As the centerpiece of a large scale solo show featuring large and small sculptures and works on canvas and paper, Arc was a collaborative weaving project in three phases. First I built a skeletal frame using plant material culled as part of an environmental rehabilitation project. Then I invited the public to weave sticks into the frame in whatever way they chose. Then I took the piece apart and put it back together in the configuration seen below. To see the whole project in all its phases click here.
THE WEAVING PROJECT 2019
This iteration of The Weaving Project was tailored to meet the needs of a "Night Garden" event at Descanso Gardens in La Canada Flintridge, CA in May 2019. Invasive Eucalyptus saplings were culled from the Garden's back lot, and members of the public were invited to create a woven sculpture using these and other sticks. Our approach was, "No instructions, no plan."
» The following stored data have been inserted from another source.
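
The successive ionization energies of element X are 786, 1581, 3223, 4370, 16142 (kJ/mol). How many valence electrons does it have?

4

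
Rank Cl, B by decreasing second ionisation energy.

B > Cl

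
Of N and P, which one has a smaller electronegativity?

P

Atoms toward the upper right of the periodic table pull bonding electrons most strongly.
All are in group 15, so electronegativity increases up the group.
So P has the smaller electronegativity (P < N).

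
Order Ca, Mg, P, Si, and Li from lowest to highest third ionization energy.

After 2 electrons have been removed, what remains? Ca²⁺ is the bare [Ar] core; Mg²⁺ is the bare [Ne] core; P²⁺ still has 3 valence electrons; Si²⁺ still has 2 valence electrons; Li²⁺ is already 1 electron into the core.
Pulling an electron out of a noble-gas core costs far more than removing a remaining valence electron, so Ca, Mg and Li sit at the high end of IE_3.
Valence configurations: P²⁺ [Ne]3s²3p¹, Si²⁺ [Ne]3s².
P²⁺ loses a lone 3p electron whereas Si²⁺ must break into a filled 3s² pair, so IE_3(Si) > IE_3(P) even though P has the higher nuclear charge.
Tabulated IE_3 (kJ/mol): Ca 4912, Mg 7733, P 2914, Si 3232, Li 11815.
Putting it together, IE_3: P < Si < Ca < Mg < Li.

P < Si < Ca < Mg < Li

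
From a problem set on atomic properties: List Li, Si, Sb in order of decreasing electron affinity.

Adding an electron releases more energy for atoms nearer the top right (short of the noble gases).
Neither a single period nor a single group — weigh both effects.
Sb > Li: the two effects oppose for this pair; the across-period effect wins (103 vs 60 kJ/mol).
Si > Sb: the two effects oppose for this pair; the down-group effect wins (134 vs 103 kJ/mol).
For reference (kJ/mol): Li 60, Si 134, Sb 103.
So from highest to lowest: Si > Sb > Li.

Si > Sb > Li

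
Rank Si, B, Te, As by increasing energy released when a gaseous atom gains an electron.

B < As < Si < Te

B is in period 2, group 13; Si is in period 3, group 14; As is in period 4, group 15; Te is in period 5, group 16.
Electron affinity generally becomes more exothermic across a period toward the halogens and less exothermic down a group.
A diagonal step moves right (one effect) and down (the opposite effect) at once.
As > B: period and group pull opposite ways; the across-period shift dominates (78 vs 27 kJ/mol).
Si > As: the two effects oppose for this pair; the down-group effect wins (134 vs 78 kJ/mol).
Te > Si: period and group pull opposite ways; the across-period shift dominates (190 vs 134 kJ/mol).
Tabulated electron affinity (kJ/mol): B 27, Si 134, As 78, Te 190.
So from lowest to highest: B < As < Si < Te.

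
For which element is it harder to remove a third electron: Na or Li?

Li

After 2 electrons have been removed, what remains? Na²⁺ is already 1 electron into the core; Li²⁺ is already 1 electron into the core.
All of these are removing an electron from a noble-gas core or deeper; the smaller core (lower principal quantum number) is held far more tightly, and within a period the higher nuclear charge binds the same core more tightly.
Tabulated IE_3 (kJ/mol): Na 6910, Li 11815.
Overall IE_3 order: Na < Li.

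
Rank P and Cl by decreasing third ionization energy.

Cl, P

IE_3 is the cost of taking one more electron from the +2 cation: P²⁺ still has 3 valence electrons; Cl²⁺ still has 5 valence electrons.
All are still removing valence electrons, so compare the +2 ions as you would atoms: IE_3 generally rises across a period (higher Z_eff) and falls down a group (larger shell), subject to the usual subshell exceptions.
Valence configurations: P²⁺ [Ne]3s²3p¹, Cl²⁺ [Ne]3s²3p³.
The numbers (kJ/mol): P 2914, Cl 3822.
Hence IE_3: P < Cl.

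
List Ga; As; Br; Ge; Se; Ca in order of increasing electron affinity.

Ca, Ga, As, Ge, Se, Br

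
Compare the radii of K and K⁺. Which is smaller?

Forming K⁺ removes 1 electron from K. Fewer electrons for the same nuclear charge means less shielding and a higher Z_eff on the remaining electrons, and for main-group metals the entire outer shell is lost.
A cation is smaller than its parent atom: K⁺ < K.

K⁺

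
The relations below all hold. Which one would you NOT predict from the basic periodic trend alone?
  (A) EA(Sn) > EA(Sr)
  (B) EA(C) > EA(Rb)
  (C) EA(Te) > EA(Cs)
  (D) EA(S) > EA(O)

The general trend: electron affinity increases across a period and decreases down a group.
(A) Sn (period 5, group 14) vs Sr (period 5, group 2): the stated order agrees with the simple trend.
(B) C (period 2, group 14) vs Rb (period 5, group 1): the stated order agrees with the simple trend.
(C) Te (period 5, group 16) vs Cs (period 6, group 1): the stated order agrees with the simple trend.
(D) S (period 3, group 16) vs O (period 2, group 16): the stated order contradicts the simple trend.
The exception is (D): the compact 2p subshell of O repels the added electron more than S's larger 3p does.

(D)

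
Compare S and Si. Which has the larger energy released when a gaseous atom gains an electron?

S

Si is in period 3, group 14; S is in period 3, group 16.
Electron affinity generally becomes more exothermic across a period toward the halogens and less exothermic down a group.
All lie in period 3, so electron affinity increases left to right.
So S has the larger energy released when a gaseous atom gains an electron (S > Si).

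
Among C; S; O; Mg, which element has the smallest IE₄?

S

After 3 electrons have been removed, what remains? C³⁺ still has 1 valence electron; S³⁺ still has 3 valence electrons; O³⁺ still has 3 valence electrons; Mg³⁺ is already 1 electron into the core.
Core electrons are held far more tightly than valence electrons, so Mg tops the IE_4 order.
Valence configurations: C³⁺ [He]2s¹, S³⁺ [Ne]3s²3p¹, O³⁺ [He]2s²2p¹.
Approximate IE_4 values (kJ/mol): C 6223, S 4556, O 7469, Mg 10543.
Overall IE_4 order: S < C < O < Mg.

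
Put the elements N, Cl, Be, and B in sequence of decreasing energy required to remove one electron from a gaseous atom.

N > Cl > Be > B

Be is in period 2, group 2; B is in period 2, group 13; N is in period 2, group 15; Cl is in period 3, group 17.
Across a period the outer electron is held more tightly (higher IE₁); down a group it sits in a higher shell, more shielded, and comes off more easily.
These span different periods and groups, so the two trends combine.
Be > B: this pair runs against the simple trend — see the exception note.
Cl > Be: the two effects oppose for this pair; the across-period effect wins (1251 vs 900 kJ/mol).
N > Cl: period and group pull opposite ways; the down-group shift dominates (1402 vs 1251 kJ/mol).
Note the exception: Be has a higher first ionization energy than B, contrary to the simple trend — removing B's lone 2p electron is easier than breaking Be's filled 2s².
For reference (kJ/mol): Be 900, B 801, N 1402, Cl 1251.
So from highest to lowest: N > Cl > Be > B.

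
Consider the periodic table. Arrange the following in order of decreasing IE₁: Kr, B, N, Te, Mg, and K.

N, Kr, Te, B, Mg, K

B is in period 2, group 13; N is in period 2, group 15; Mg is in period 3, group 2; K is in period 4, group 1; Kr is in period 4, group 18; Te is in period 5, group 16.
Across a period the outer electron is held more tightly (higher IE₁); down a group it sits in a higher shell, more shielded, and comes off more easily.
These span different periods and groups, so the two trends combine.
Mg > K: both effects reinforce here, so Mg is clearly the higher of the two.
B > Mg: relative to Mg, both the across-period and down-group shifts push B's first ionization energy up.
Te > B: the two effects oppose for this pair; the across-period effect wins (869 vs 801 kJ/mol).
Kr > Te: both effects reinforce here, so Kr is clearly the higher of the two.
N > Kr: the two effects oppose for this pair; the down-group effect wins (1402 vs 1351 kJ/mol).
For reference (kJ/mol): B 801, N 1402, Mg 738, K 419, Kr 1351, Te 869.
So from highest to lowest: N > Kr > Te > B > Mg > K.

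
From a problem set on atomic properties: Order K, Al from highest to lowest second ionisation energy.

K > Al

The second ionization energy removes an electron from the +1 ion. For each element: K⁺ is the bare [Ar] core; Al⁺ still has 2 valence electrons.
Core electrons are held far more tightly than valence electrons, so K tops the IE_2 order.
The numbers (kJ/mol): K 3052, Al 1817.
Putting it together, IE_2: Al < K.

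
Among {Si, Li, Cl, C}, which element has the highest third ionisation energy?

Li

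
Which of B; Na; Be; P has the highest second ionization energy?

Na

After 1 electron has been removed, what remains? B⁺ still has 2 valence electrons; Na⁺ is the bare [Ne] core; Be⁺ still has 1 valence electron; P⁺ still has 4 valence electrons.
Pulling an electron out of a noble-gas core costs far more than removing a remaining valence electron, so Na sits at the high end of IE_2.
Valence configurations: B⁺ [He]2s², Be⁺ [He]2s¹, P⁺ [Ne]3s²3p².
The numbers (kJ/mol): B 2427, Na 4562, Be 1757, P 1907.
Putting it together, IE_2: Be < P < B < Na.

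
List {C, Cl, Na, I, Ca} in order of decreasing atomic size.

Ca, Na, I, Cl, C

C is in period 2, group 14; Na is in period 3, group 1; Cl is in period 3, group 17; Ca is in period 4, group 2; I is in period 5, group 17.
Atomic radius shrinks across a period as nuclear charge pulls the same shell inward, and grows down a group as new shells are added.
Neither a single period nor a single group — weigh both effects.
Cl > C: period and group pull opposite ways; the down-group shift dominates (99 vs 75 pm).
I > Cl: they share group 17; the group trend gives I the larger value.
Na > I: period and group pull opposite ways; the across-period shift dominates (155 vs 133 pm).
Ca > Na: period and group pull opposite ways; the down-group shift dominates (171 vs 155 pm).
Approximate values (pm): C 75, Na 155, Cl 99, Ca 171, I 133.
So from largest to smallest: Ca > Na > I > Cl > C.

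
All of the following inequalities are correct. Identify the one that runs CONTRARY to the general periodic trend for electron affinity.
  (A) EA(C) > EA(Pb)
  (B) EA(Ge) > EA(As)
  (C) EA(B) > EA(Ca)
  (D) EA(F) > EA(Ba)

(B)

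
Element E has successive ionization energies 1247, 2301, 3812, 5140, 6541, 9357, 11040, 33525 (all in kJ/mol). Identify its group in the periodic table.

Group 17

Look for the largest jump between consecutive ionization energies: IE8/IE7 ≈ 3.0, far larger than any earlier ratio.
That jump marks the point where a core electron is being removed. So the atom has 7 valence electrons.
A main-group element with 7 valence electrons is in group 17.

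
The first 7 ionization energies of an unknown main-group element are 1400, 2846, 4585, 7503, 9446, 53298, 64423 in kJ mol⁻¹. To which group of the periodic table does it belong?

Group 15

Look for the largest jump between consecutive ionization energies: IE6/IE5 ≈ 5.6, far larger than any earlier ratio.
That jump marks the point where a core electron is being removed. So the atom has 5 valence electrons.
A main-group element with 5 valence electrons is in group 15.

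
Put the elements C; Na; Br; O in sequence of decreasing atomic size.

Na > Br > C > O

C is in period 2, group 14; O is in period 2, group 16; Na is in period 3, group 1; Br is in period 4, group 17.
Moving right in a period, electrons are added to the same shell under a stronger nuclear pull, so atoms get smaller; moving down, a new shell is opened and atoms get larger.
Neither a single period nor a single group — weigh both effects.
C > O: C lies to the left of O in period 2, so the across-period effect alone puts C larger.
Br > C: period and group pull opposite ways; the down-group shift dominates (114 vs 75 pm).
Na > Br: the two effects oppose for this pair; the across-period effect wins (155 vs 114 pm).
Approximate values (pm): C 75, O 63, Na 155, Br 114.
So from largest to smallest: Na > Br > C > O.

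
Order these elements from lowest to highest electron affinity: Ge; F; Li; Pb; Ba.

Ba < Pb < Li < Ge < F

Li is in period 2, group 1; F is in period 2, group 17; Ge is in period 4, group 14; Ba is in period 6, group 2; Pb is in period 6, group 14.
Adding an electron releases more energy for atoms nearer the top right (short of the noble gases).
Here both period and group differ, so the two effects have to be weighed against each other.
Pb > Ba: both are in period 6; the period trend gives Pb the larger value.
Li > Pb: period and group pull opposite ways; the down-group shift dominates (60 vs 35 kJ/mol).
Ge > Li: period and group pull opposite ways; the across-period shift dominates (119 vs 60 kJ/mol).
F > Ge: both effects reinforce here, so F is clearly the higher of the two.
For reference (kJ/mol): Li 60, F 328, Ge 119, Ba 14, Pb 35.
So from lowest to highest: Ba < Pb < Li < Ge < F.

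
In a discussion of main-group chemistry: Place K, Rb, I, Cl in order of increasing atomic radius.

Cl, I, K, Rb

Cl is in period 3, group 17; K is in period 4, group 1; Rb is in period 5, group 1; I is in period 5, group 17.
Across a period the added protons contract the valence shell; down a group each new principal shell makes the atom larger.
Here both period and group differ, so the two effects have to be weighed against each other.
I > Cl: they share group 17; the group trend gives I the larger value.
K > I: the two effects oppose for this pair; the across-period effect wins (196 vs 133 pm).
Rb > K: they share group 1; the group trend gives Rb the larger value.
For reference (pm): Cl 99, K 196, Rb 210, I 133.
So from smallest to largest: Cl < I < K < Rb.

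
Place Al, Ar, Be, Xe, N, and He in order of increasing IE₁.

Al, Be, Xe, N, Ar, He

Removing the outermost electron gets harder across a period and easier down a group.
These span different periods and groups, so the two trends combine.
Be > Al: the two effects oppose for this pair; the down-group effect wins (900 vs 578 kJ/mol).
Xe > Be: the two effects oppose for this pair; the across-period effect wins (1170 vs 900 kJ/mol).
N > Xe: the two effects oppose for this pair; the down-group effect wins (1402 vs 1170 kJ/mol).
Ar > N: period and group pull opposite ways; the across-period shift dominates (1521 vs 1402 kJ/mol).
He > Ar: He sits above Ar in group 18, so the down-group effect alone puts He higher.
For reference (kJ/mol): He 2372, Be 900, N 1402, Al 578, Ar 1521, Xe 1170.
So from lowest to highest: Al < Be < Xe < N < Ar < He.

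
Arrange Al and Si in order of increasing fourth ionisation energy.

Si, Al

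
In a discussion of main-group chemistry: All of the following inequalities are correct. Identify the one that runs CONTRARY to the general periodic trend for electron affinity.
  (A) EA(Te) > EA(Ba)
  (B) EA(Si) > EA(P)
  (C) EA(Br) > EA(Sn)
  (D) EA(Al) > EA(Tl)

(B)

The general trend: electron affinity increases across a period and decreases down a group.
(A) Te (period 5, group 16) vs Ba (period 6, group 2): the stated order agrees with the simple trend.
(B) Si (period 3, group 14) vs P (period 3, group 15): the stated order contradicts the simple trend.
(C) Br (period 4, group 17) vs Sn (period 5, group 14): the stated order agrees with the simple trend.
(D) Al (period 3, group 13) vs Tl (period 6, group 13): the stated order agrees with the simple trend.
The exception is (B): adding an electron to P's half-filled 3p³ is unfavourable, so Si (3p²) has the more exothermic EA.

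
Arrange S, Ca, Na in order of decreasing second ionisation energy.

The second ionization energy removes an electron from the +1 ion. For each element: S⁺ still has 5 valence electrons; Ca⁺ still has 1 valence electron; Na⁺ is the bare [Ne] core.
Breaking into a closed-shell core is much more expensive than removing a leftover valence electron — Na has the largest IE_2 here.
Valence configurations: S⁺ [Ne]3s²3p³, Ca⁺ [Ar]4s¹.
Approximate IE_2 values (kJ/mol): S 2252, Ca 1145, Na 4562.
Putting it together, IE_2: Ca < S < Na.

Na, S, Ca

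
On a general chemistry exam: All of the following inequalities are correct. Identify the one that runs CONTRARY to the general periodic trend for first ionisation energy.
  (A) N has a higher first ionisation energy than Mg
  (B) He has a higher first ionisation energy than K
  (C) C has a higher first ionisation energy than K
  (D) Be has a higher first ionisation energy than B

(D)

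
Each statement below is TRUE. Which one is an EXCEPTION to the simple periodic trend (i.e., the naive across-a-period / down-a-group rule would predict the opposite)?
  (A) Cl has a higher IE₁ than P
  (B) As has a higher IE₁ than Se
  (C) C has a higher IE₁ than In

The general trend: IE₁ increases across a period and decreases down a group.
(A) Cl (period 3, group 17) vs P (period 3, group 15): the stated order agrees with the simple trend.
(B) As (period 4, group 15) vs Se (period 4, group 16): the stated order contradicts the simple trend.
(C) C (period 2, group 14) vs In (period 5, group 13): the stated order agrees with the simple trend.
The exception is (B): Se (4p⁴) ionizes more easily than half-filled As (4p³).

(B)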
DURING: click on the image below to view a two-and-a-half minute long time lapse video
RANCHO LA PUERTA TECATE, MEXICO 2019
Over the course of three sessions, small groups used materials provided for them to create something with no direction or plan - an experiment in collaborative creativity. With a focus on process rather than product, the intention was to simply give free reign to intuition, and then to reflect on our individual and collective experiences.
SANDY ISLAND, NH 2014
In August of 2014 I designed and ran an "Art In Nature" program at YMCA Camp Sandy Island, in New Hampshire. Working with people of all ages, one-on-one and in groups , guidelines were (1) to use only materials found in the local, natural surroundings; (2) to not negatively impact the natural environment; (3) sculptures would be discoverable - unobtrusive, but not too hard to find; and (4) sculptures would degrade in the elements in a matter of days, weeks, or months. Most sculptures were spurred by a simple sketch, and all were completed in less than three hours. Some sculptures were made with the intention of being burned. One sculpture particularly lent itself to nighttime photography (lit only by a single flashlight) and, later, some digital manipulation.